The training offered by the institute focuses notably on prevention, reparation, and prioritising penalties other than prison.

The first module was to take place this month in Dakar, to be followed by three others throughout 2013. The final module will be taught in Sion at the beginning of 2014 – the idea being that the first people to receive the training will themselves train others later on.

The Sion institute

The Sion institute was founded in 1995 by Jean Zermatten, a former youth judge and the current chairman of the UN Committee on the Rights of the Child. Its goal is to spread awareness of the Convention on the Rights of the Child, adopted by the UN General Assembly in 1989. Only three countries have not signed it – South Sudan, Somalia and the United States.

Zermatten believes the convention is a vital tool. “It’s a way of encouraging states to take responsibility,” he says. “We’ve spent enough time passing legislation, now we must make sure that laws are applied properly.”

 

Despite this, the rights of children are not an integral part of mainstream university curricula, points out Zermatten.  “There are certainly courses on criminality, migration or sexual abuse, but they are integrated into more general courses on the family, law or psychology, for example,” he adds.
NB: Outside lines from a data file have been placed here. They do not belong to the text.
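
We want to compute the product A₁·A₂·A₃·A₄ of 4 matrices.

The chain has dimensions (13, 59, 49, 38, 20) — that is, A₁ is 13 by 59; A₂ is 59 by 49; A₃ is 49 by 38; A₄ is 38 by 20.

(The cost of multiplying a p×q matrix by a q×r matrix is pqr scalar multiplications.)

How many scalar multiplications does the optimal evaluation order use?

71669

Adjacent pairs: A₁A₂ = 13·59·49 = 37583; A₂A₃ = 59·49·38 = 109858; A₃A₄ = 49·38·20 = 37240.
Length 3: A₁..A₃: k=1: 0+109858+13·59·38=139004; k=2: 37583+0+13·49·38=61789 → min 61789 | A₂..A₄: k=2: 0+37240+59·49·20=95060; k=3: 109858+0+59·38·20=154698 → min 95060.
Length 4: A₁..A₄: k=1: 0+95060+13·59·20=110400; k=2: 37583+37240+13·49·20=87563; k=3: 61789+0+13·38·20=71669 → min 71669.
Optimal order: (((A₁·A₂)·A₃)·A₄) with cost 71669.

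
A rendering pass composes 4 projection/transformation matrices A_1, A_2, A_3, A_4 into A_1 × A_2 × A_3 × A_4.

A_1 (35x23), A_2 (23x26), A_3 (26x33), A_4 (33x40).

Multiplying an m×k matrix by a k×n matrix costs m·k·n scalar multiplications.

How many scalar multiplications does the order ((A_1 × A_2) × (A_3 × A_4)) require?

(A_1 × A_2): 35×23 by 23×26 → 35×26, cost 35·23·26 = 20930
(A_3 × A_4): 26×33 by 33×40 → 26×40, cost 26·33·40 = 34320
((A_1 × A_2) × (A_3 × A_4)): 35×26 by 26×40 → 35×40, cost 35·26·40 = 36400; cumulative 91650
Total: 91650 scalar multiplications.

91650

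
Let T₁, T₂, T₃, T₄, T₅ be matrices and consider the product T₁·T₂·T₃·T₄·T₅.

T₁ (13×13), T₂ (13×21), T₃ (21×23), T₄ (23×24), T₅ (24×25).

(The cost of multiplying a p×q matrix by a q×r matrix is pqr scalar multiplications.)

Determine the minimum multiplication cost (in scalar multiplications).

24804

Adjacent pairs: T₁T₂ = 13·13·21 = 3549; T₂T₃ = 13·21·23 = 6279; T₃T₄ = 21·23·24 = 11592; T₄T₅ = 23·24·25 = 13800.
Length 3: T₁..T₃: k=1: 0+6279+13·13·23=10166; k=2: 3549+0+13·21·23=9828 → min 9828 | T₂..T₄: k=2: 0+11592+13·21·24=18144; k=3: 6279+0+13·23·24=13455 → min 13455 | T₃..T₅: k=3: 0+13800+21·23·25=25875; k=4: 11592+0+21·24·25=24192 → min 24192.
Length 4: T₁..T₄: k=1: 0+13455+13·13·24=17511; k=2: 3549+11592+13·21·24=21693; k=3: 9828+0+13·23·24=17004 → min 17004 | T₂..T₅: k=2: 0+24192+13·21·25=31017; k=3: 6279+13800+13·23·25=27554; k=4: 13455+0+13·24·25=21255 → min 21255.
Length 5: T₁..T₅: k=1: 0+21255+13·13·25=25480; k=2: 3549+24192+13·21·25=34566; k=3: 9828+13800+13·23·25=31103; k=4: 17004+0+13·24·25=24804 → min 24804.
Optimal order: ((((T₁·T₂)·T₃)·T₄)·T₅) with cost 24804.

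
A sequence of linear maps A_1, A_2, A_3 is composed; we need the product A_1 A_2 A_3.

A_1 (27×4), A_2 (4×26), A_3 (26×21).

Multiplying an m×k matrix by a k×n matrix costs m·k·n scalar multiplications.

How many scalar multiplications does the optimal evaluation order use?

4452

Order (A_1 (A_2 A_3)): (A_2 A_3): 4×26 by 26×21 → 4×21, cost 4·26·21 = 2184; (A_1 (A_2 A_3)): 27×4 by 4×21 → 27×21, cost 27·4·21 = 2268; cumulative 4452. Total 4452.
Order ((A_1 A_2) A_3): (A_1 A_2): 27×4 by 4×26 → 27×26, cost 27·4·26 = 2808; ((A_1 A_2) A_3): 27×26 by 26×21 → 27×21, cost 27·26·21 = 14742; cumulative 17550. Total 17550.
Minimum: 4452.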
The Sion institute is one of few in the world to offer a master’s certificate in advanced studies in children’s rights. Similar courses have been set up in Serbia and South Korea by Zermatten’s colleagues on the UN committee.

The institute also collaborates with local Unicef organisations, as well as welcoming delegations from other countries and cantons for courses.
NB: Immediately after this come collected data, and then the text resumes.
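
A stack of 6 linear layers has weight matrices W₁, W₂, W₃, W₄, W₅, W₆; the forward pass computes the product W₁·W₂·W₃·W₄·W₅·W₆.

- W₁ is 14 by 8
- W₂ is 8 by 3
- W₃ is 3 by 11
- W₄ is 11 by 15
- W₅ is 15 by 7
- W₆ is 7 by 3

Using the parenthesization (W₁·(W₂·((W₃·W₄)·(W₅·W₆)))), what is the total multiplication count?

1353

(W₃·W₄): 3×11 by 11×15 → 3×15, cost 3·11·15 = 495
(W₅·W₆): 15×7 by 7×3 → 15×3, cost 15·7·3 = 315
((W₃·W₄)·(W₅·W₆)): 3×15 by 15×3 → 3×3, cost 3·15·3 = 135; cumulative 945
(W₂·((W₃·W₄)·(W₅·W₆))): 8×3 by 3×3 → 8×3, cost 8·3·3 = 72; cumulative 1017
(W₁·(W₂·((W₃·W₄)·(W₅·W₆)))): 14×8 by 8×3 → 14×3, cost 14·8·3 = 336; cumulative 1353
Total: 1353 scalar multiplications.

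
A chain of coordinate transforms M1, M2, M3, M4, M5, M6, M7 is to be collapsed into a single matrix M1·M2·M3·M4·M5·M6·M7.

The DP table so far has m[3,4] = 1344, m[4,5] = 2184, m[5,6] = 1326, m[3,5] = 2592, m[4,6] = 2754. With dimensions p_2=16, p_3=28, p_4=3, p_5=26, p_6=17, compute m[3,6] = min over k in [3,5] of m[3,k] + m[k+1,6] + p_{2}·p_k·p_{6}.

m[3,6] = min over k∈[3,5] of m[3,k]+m[k+1,6]+p_{2}·p_k·p_{6}.
k=3: 0 + 2754 + 16·28·17 = 10370; k=4: 1344 + 1326 + 16·3·17 = 3486; k=5: 2592 + 0 + 16·26·17 = 9664.
Minimum: 3486 at k=4.

3486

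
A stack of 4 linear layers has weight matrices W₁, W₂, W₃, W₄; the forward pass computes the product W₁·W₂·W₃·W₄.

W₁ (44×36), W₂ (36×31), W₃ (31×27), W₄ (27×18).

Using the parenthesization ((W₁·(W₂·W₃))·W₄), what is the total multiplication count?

94284

(W₂·W₃): 36×31 by 31×27 → 36×27, cost 36·31·27 = 30132
(W₁·(W₂·W₃)): 44×36 by 36×27 → 44×27, cost 44·36·27 = 42768; cumulative 72900
((W₁·(W₂·W₃))·W₄): 44×27 by 27×18 → 44×18, cost 44·27·18 = 21384; cumulative 94284
Total: 94284 scalar multiplications.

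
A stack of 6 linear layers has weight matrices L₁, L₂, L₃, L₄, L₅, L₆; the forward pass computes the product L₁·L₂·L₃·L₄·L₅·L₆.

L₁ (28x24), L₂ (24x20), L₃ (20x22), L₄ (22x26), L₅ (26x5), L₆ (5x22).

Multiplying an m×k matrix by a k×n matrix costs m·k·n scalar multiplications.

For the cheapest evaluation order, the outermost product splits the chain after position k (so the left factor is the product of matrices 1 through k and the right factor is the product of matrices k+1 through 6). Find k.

Adjacent pairs: L₁L₂ = 28·24·20 = 13440; L₂L₃ = 24·20·22 = 10560; L₃L₄ = 20·22·26 = 11440; L₄L₅ = 22·26·5 = 2860; L₅L₆ = 26·5·22 = 2860.
Length 3: L₁..L₃: k=1: 0+10560+28·24·22=25344; k=2: 13440+0+28·20·22=25760 → min 25344 | L₂..L₄: k=2: 0+11440+24·20·26=23920; k=3: 10560+0+24·22·26=24288 → min 23920 | L₃..L₅: k=3: 0+2860+20·22·5=5060; k=4: 11440+0+20·26·5=14040 → min 5060 | L₄..L₆: k=4: 0+2860+22·26·22=15444; k=5: 2860+0+22·5·22=5280 → min 5280.
Length 4: L₁..L₄: k=1: 0+23920+28·24·26=41392; k=2: 13440+11440+28·20·26=39440; k=3: 25344+0+28·22·26=41360 → min 39440 | L₂..L₅: k=2: 0+5060+24·20·5=7460; k=3: 10560+2860+24·22·5=16060; k=4: 23920+0+24·26·5=27040 → min 7460 | L₃..L₆: k=3: 0+5280+20·22·22=14960; k=4: 11440+2860+20·26·22=25740; k=5: 5060+0+20·5·22=7260 → min 7260.
Length 5: L₁..L₅: k=1: 0+7460+28·24·5=10820; k=2: 13440+5060+28·20·5=21300; k=3: 25344+2860+28·22·5=31284; k=4: 39440+0+28·26·5=43080 → min 10820 | L₂..L₆: k=2: 0+7260+24·20·22=17820; k=3: 10560+5280+24·22·22=27456; k=4: 23920+2860+24·26·22=40508; k=5: 7460+0+24·5·22=10100 → min 10100.
Top-level splits: k=1: (L₁..L₁)·(L₂..L₆) → 0+10100+28·24·22 = 24884; k=2: (L₁..L₂)·(L₃..L₆) → 13440+7260+28·20·22 = 33020; k=3: (L₁..L₃)·(L₄..L₆) → 25344+5280+28·22·22 = 44176; k=4: (L₁..L₄)·(L₅..L₆) → 39440+2860+28·26·22 = 58316; k=5: (L₁..L₅)·(L₆..L₆) → 10820+0+28·5·22 = 13900.
Best split is after L₅, i.e. k = 5.

5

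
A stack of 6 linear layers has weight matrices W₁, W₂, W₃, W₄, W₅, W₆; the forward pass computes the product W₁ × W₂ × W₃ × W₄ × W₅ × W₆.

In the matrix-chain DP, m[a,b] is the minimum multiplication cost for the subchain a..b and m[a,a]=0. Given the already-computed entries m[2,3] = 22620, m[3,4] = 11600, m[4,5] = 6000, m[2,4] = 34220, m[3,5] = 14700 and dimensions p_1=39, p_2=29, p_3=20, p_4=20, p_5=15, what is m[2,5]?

m[2,5] = min over k∈[2,4] of m[2,k]+m[k+1,5]+p_{1}·p_k·p_{5}.
k=2: 0 + 14700 + 39·29·15 = 31665; k=3: 22620 + 6000 + 39·20·15 = 40320; k=4: 34220 + 0 + 39·20·15 = 45920.
Minimum: 31665 at k=2.

31665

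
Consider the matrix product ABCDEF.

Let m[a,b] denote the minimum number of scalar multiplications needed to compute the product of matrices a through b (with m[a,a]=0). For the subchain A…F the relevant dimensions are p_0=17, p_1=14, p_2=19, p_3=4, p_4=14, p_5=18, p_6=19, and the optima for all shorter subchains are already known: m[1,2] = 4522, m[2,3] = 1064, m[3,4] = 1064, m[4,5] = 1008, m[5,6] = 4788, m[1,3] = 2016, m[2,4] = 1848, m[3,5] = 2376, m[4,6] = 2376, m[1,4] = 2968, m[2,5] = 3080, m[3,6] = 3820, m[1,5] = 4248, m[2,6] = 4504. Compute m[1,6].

5684

m[1,6] = min over k∈[1,5] of m[1,k]+m[k+1,6]+p_{0}·p_k·p_{6}.
k=1: 0 + 4504 + 17·14·19 = 9026; k=2: 4522 + 3820 + 17·19·19 = 14479; k=3: 2016 + 2376 + 17·4·19 = 5684; k=4: 2968 + 4788 + 17·14·19 = 12278; k=5: 4248 + 0 + 17·18·19 = 10062.
Minimum: 5684 at k=3.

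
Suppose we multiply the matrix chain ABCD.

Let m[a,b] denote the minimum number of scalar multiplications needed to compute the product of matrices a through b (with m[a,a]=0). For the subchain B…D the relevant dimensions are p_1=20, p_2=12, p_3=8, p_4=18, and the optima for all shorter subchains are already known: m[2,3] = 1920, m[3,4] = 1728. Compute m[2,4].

4800

m[2,4] = min over k∈[2,3] of m[2,k]+m[k+1,4]+p_{1}·p_k·p_{4}.
k=2: 0 + 1728 + 20·12·18 = 6048; k=3: 1920 + 0 + 20·8·18 = 4800.
Minimum: 4800 at k=3.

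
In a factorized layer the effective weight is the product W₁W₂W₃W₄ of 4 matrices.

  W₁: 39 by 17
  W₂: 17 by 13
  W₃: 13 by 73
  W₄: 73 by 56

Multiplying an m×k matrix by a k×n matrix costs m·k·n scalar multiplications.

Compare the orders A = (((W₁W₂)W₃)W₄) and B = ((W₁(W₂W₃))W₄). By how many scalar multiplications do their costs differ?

18902

Order A = (((W₁W₂)W₃)W₄): (W₁W₂): 39×17 by 17×13 → 39×13, cost 39·17·13 = 8619; ((W₁W₂)W₃): 39×13 by 13×73 → 39×73, cost 39·13·73 = 37011; cumulative 45630; (((W₁W₂)W₃)W₄): 39×73 by 73×56 → 39×56, cost 39·73·56 = 159432; cumulative 205062. Total 205062.
Order B = ((W₁(W₂W₃))W₄): (W₂W₃): 17×13 by 13×73 → 17×73, cost 17·13·73 = 16133; (W₁(W₂W₃)): 39×17 by 17×73 → 39×73, cost 39·17·73 = 48399; cumulative 64532; ((W₁(W₂W₃))W₄): 39×73 by 73×56 → 39×56, cost 39·73·56 = 159432; cumulative 223964. Total 223964.
Difference: |205062 − 223964| = 18902.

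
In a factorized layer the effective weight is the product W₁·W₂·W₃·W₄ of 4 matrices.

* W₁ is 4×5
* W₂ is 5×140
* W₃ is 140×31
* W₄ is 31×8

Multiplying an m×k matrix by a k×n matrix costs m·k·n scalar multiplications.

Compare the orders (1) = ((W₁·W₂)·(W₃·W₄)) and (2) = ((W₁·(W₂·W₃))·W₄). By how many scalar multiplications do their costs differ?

18688

Order (1) = ((W₁·W₂)·(W₃·W₄)): (W₁·W₂): 4×5 by 5×140 → 4×140, cost 4·5·140 = 2800; (W₃·W₄): 140×31 by 31×8 → 140×8, cost 140·31·8 = 34720; ((W₁·W₂)·(W₃·W₄)): 4×140 by 140×8 → 4×8, cost 4·140·8 = 4480; cumulative 42000. Total 42000.
Order (2) = ((W₁·(W₂·W₃))·W₄): (W₂·W₃): 5×140 by 140×31 → 5×31, cost 5·140·31 = 21700; (W₁·(W₂·W₃)): 4×5 by 5×31 → 4×31, cost 4·5·31 = 620; cumulative 22320; ((W₁·(W₂·W₃))·W₄): 4×31 by 31×8 → 4×8, cost 4·31·8 = 992; cumulative 23312. Total 23312.
Difference: |42000 − 23312| = 18688.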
Zermatten along with his co-founder Lachat have drawn on their own international professional networks to draw attention to their institute’s work. This visibility has been one of the factors in the success of the international seminar organised every autumn for the past 17 years.

“Our seminar hasn’t changed, but it is an opportunity both to train and to bring together like-minded professionals,” reckons Paola Riva Gapany, the institute’s deputy director.

“It’s also a chance to spread the message to the widest possible audience that a child has a right to express themself and to be heard on any subject concerning them. That they are not the property of adults nor of states, but citizens in their own right.”

The biggest difficulty authorities face, she says, is to respond to young offenders.

“Even today, when a child poses a problem and the state hasn’t got the means to deal with them, or the will to develop solutions, it puts the child in prison,” she told swissinfo.ch. “But when a child has made a mistake they shouldn’t be punished like an adult. Whatever has gone wrong in their education needs to be set right.”

Is that an impossible task? Riva Gapany doesn’t deny the difficulty, but says the world has made considerable progress if children’s education, work or health are taken into account.

“Throughout history, plenty of sad stories have been associated with childhood. But not only sad stories,” she points out. “This is a very emotional history, because we were all children once, and we all know what that feeling is like.”

The UN’s General Assembly brought in the Universal Children’s Day in 1954. It’s held every year on November 20, the anniversary of the Declaration of the Rights of the Child in 1959.

In Switzerland the Universal Children’s Day is putting the spotlight on children who suffer as a consequence of their parents’ addictions.

Switzerland took ten years to ratify the Convention on the Rights of the Child, approved by the UN in 1989.

According to Paola Riva Gapany, deputy director of the International Institute for the Rights of the Child, Switzerland does well when it comes to child education, fighting paedophillia, especially on the internet, and battling genital mutilation.

But Switzerland could do better when it comes to violence – notably self-harm, because Switzerland has one of the highest rates of suicide in Europe. Migration is another sore point, as laws become ever more restrictive.

Federalism acts as a sort of brake on child rights. Child protection is a task that is devolved to the cantons, explains Paola Riva Gapany.

They take action, or don’t, and this can lead to differences between cantons, even discrimination.